Anayasa değişikliği referandumu kapıda. Bireysel ve sosyal haklardan “mahkum” olan eşcinseller i ilgilendiren tek bir değişiklik var mı? Hayır. Ya da bunun güvencesi veriliyor mu? Ona da hayır. Peki, “hayır” diyen muhalif partilerin dertlerinin arasında bu haklar ve özgürlükler yer alıyor mu? Eh, ona da hayır. Sadece onlara hayır!

Bianet'ten Nihal Tümay, anayasa değişikliğini gözden geçirerek şunları yazmış:

“Referandum panayırında egemenlerin gövde gösterisi sürerken, askeri dikta ile sivil dikta arasında tercih yapmaya zorlanan tüm ezilenlerin bir başka tercih hakları daha olduğu görmezden geliniyor.
Emekçiler, Kürtler, eşcinseller, çocuklar ve kadınlar için ne 82 anayasası ne de AKP'nin "rab bana hep bana" anayasa önerisinin haklar ve özgürlükler için yoktur aslında birbirinden farkı.”

Aslında bunları bırakalım, veya herşeyi sil baştan alalım. Dönem, “toplumu kucaklıyoruz” diye diye miting alanlarında takla atlama dönemi. Öyle değil mi?  Emekçiler, Kürtler, Aleviler olarak konuştu, konuşacak. KAOS GL'den Halil Kandok şöyle yazmış:

“Bir insanın bedensel ve duygusal paylaşımından daha öncelikli bir hakkı olamaz. Herkes yesin-içsin-yatsın, sevişsin, sonra da dil-din-ırk vs hakları için mücadele etsin, benim sevgi-sevişme hakkım görmezlikten gelinsin.
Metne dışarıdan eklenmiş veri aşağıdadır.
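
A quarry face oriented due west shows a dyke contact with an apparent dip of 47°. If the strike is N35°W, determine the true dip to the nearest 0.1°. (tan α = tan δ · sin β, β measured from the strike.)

52.6°

β = acute angle between strike N35°W and section due west = 55°.
tan δ = tan α / sin β = tan 47° / sin 55° = 1.0724 / 0.8192 = 1.3091
δ = arctan(1.3091) = 52.62°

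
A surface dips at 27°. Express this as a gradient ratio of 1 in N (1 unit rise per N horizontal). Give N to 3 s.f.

1 in 1.96

1 : N means tan θ = 1/N, so N = 1/tan 27° = 1/0.5095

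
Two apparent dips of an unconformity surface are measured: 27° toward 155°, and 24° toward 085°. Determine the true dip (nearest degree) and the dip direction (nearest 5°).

true dip 30°, dip direction 125°

Represent each trace as a vector plunging at its apparent dip toward its trend (east-north-up frame): v₁ = (0.377, -0.808, -0.454), v₂ = (0.910, 0.080, -0.407).
The plane normal is n = v₁ × v₂ ∝ (0.365, -0.260, 0.765).
tan δ = √(n_x²+n_y²)/n_z = 0.448/0.765, so δ = 30.3°.
Dip direction = azimuth of (n_x, n_y) = atan2(0.365, -0.260) = 125°.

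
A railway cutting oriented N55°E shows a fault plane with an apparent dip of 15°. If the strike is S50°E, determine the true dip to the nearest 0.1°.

15.5°

β = acute angle between strike S50°E and section N55°E = 75°.
tan δ = tan α / sin β = tan 15° / sin 75° = 0.2679 / 0.9659 = 0.2774
δ = arctan(0.2774) = 15.50°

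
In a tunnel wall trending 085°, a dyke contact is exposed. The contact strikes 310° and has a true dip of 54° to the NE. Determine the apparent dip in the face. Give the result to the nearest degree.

44°

The strike is 310° and the section trends 085°; the acute angle between them is β = 45°.
tan(apparent dip) = tan 54° · sin 45° = 0.9732
α = arctan(0.9732) = 44.22°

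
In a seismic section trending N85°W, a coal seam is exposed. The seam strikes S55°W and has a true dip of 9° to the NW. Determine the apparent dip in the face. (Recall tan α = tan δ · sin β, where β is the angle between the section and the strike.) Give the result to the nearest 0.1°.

5.8°

The section lies 40° from the strike.
tan(apparent dip) = tan 9° · sin 40° = 0.1018
apparent dip = arctan 0.1018 = 5.81°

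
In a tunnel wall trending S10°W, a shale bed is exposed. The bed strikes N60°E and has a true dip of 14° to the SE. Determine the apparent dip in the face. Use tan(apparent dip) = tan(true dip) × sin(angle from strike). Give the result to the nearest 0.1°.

10.8°

The strike is N60°E and the section trends S10°W; the acute angle between them is β = 50°.
tan α = tan 14° × sin 50° = 0.2493 × 0.7660 = 0.1910
α = arctan(0.1910) = 10.81°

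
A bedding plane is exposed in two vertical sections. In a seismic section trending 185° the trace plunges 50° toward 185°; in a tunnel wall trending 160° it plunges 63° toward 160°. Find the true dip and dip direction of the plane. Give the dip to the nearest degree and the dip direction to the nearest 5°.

The two traces are lines in the plane: v₁ = (sin 185°·cos 50°, cos 185°·cos 50°, −sin 50°), v₂ = (sin 160°·cos 63°, cos 160°·cos 63°, −sin 63°).
n = v₁ × v₂ = (0.244, -0.169, 0.123) (taken with n_z > 0).
Dip δ = arctan(|n_h|/n_z) = arctan(0.297/0.123) = 67.4°.
The horizontal component of n points toward azimuth atan2(n_x, n_y) = 125°, the dip direction.

true dip 67°, dip direction 125°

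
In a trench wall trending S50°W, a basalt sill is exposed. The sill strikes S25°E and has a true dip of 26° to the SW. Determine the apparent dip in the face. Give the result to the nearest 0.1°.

The section lies 75° from the strike.
tan(apparent dip) = tan 26° · sin 75° = 0.4711
apparent dip = arctan 0.4711 = 25.23°

25.2°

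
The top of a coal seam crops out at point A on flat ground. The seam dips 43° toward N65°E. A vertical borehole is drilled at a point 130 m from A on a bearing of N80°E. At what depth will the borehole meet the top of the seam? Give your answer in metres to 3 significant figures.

117 m

The hole lies 15° from the dip direction, so the down-dip offset is 130 × cos 15° = 125.57 m.
Depth = down-dip offset × tan(dip) = 125.57 × tan 43° = 125.57 × 0.9325
Depth = 117.10 m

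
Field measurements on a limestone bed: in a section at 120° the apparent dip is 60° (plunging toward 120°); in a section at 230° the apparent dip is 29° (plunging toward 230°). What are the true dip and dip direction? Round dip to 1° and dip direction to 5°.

true dip 65°, dip direction 155°

Represent each trace as a vector plunging at its apparent dip toward its trend (east-north-up frame): v₁ = (0.433, -0.250, -0.866), v₂ = (-0.670, -0.562, -0.485).
The plane normal is n = v₁ × v₂ ∝ (0.366, -0.790, 0.411).
Dip δ = arctan(|n_h|/n_z) = arctan(0.871/0.411) = 64.7°.
The horizontal component of n points toward azimuth atan2(n_x, n_y) = 155°, the dip direction.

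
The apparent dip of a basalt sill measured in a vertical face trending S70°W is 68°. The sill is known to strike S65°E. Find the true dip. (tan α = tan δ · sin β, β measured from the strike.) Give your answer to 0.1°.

β = acute angle between strike S65°E and section S70°W = 45°.
tan δ = tan α / sin β = tan 68° / sin 45° = 2.4751 / 0.7071 = 3.5003
δ = arctan(3.5003) = 74.06°

74.1°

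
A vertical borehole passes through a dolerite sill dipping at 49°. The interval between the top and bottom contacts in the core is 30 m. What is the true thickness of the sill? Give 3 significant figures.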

Alemin enayisi eşcinseller mi?”

Referandum sürecinde sahnelenen bir oyun en nihayetinde. Bireysel ve sosyal haklar, kimsenin umrunda değil aslen. “Evetçi” ve “Hayırcı” cephenin, üstünde durmaya gerek dahi görmedikleri, mevzi savaşı verdikleri bir oyun. Her iki tarafın “Eh o kadar da ayıp olmasın” diye dağıttıkları broşürlerde, “lütfen” söyledikleri sendikal haklar, kadın hakları ya da sözde üzüntüyle bahsettikleri darbe döneminde idam edilen veya işkenceden ölenler... Bu metinlerde dahi eşcinseller yer almıyor. Homofobi, heteroseksizm hakkında tek bir kelime bile yok. Hayretlerle karşılanacak bir durum değil elbette, daha önce konuşuldu mu sanki?

Bu durumda, söylenen şu söz anlam kazanıyor aslen:

Ne "Evet" Ne "Hayır", Oyumun Rengi "Eşcinsel!"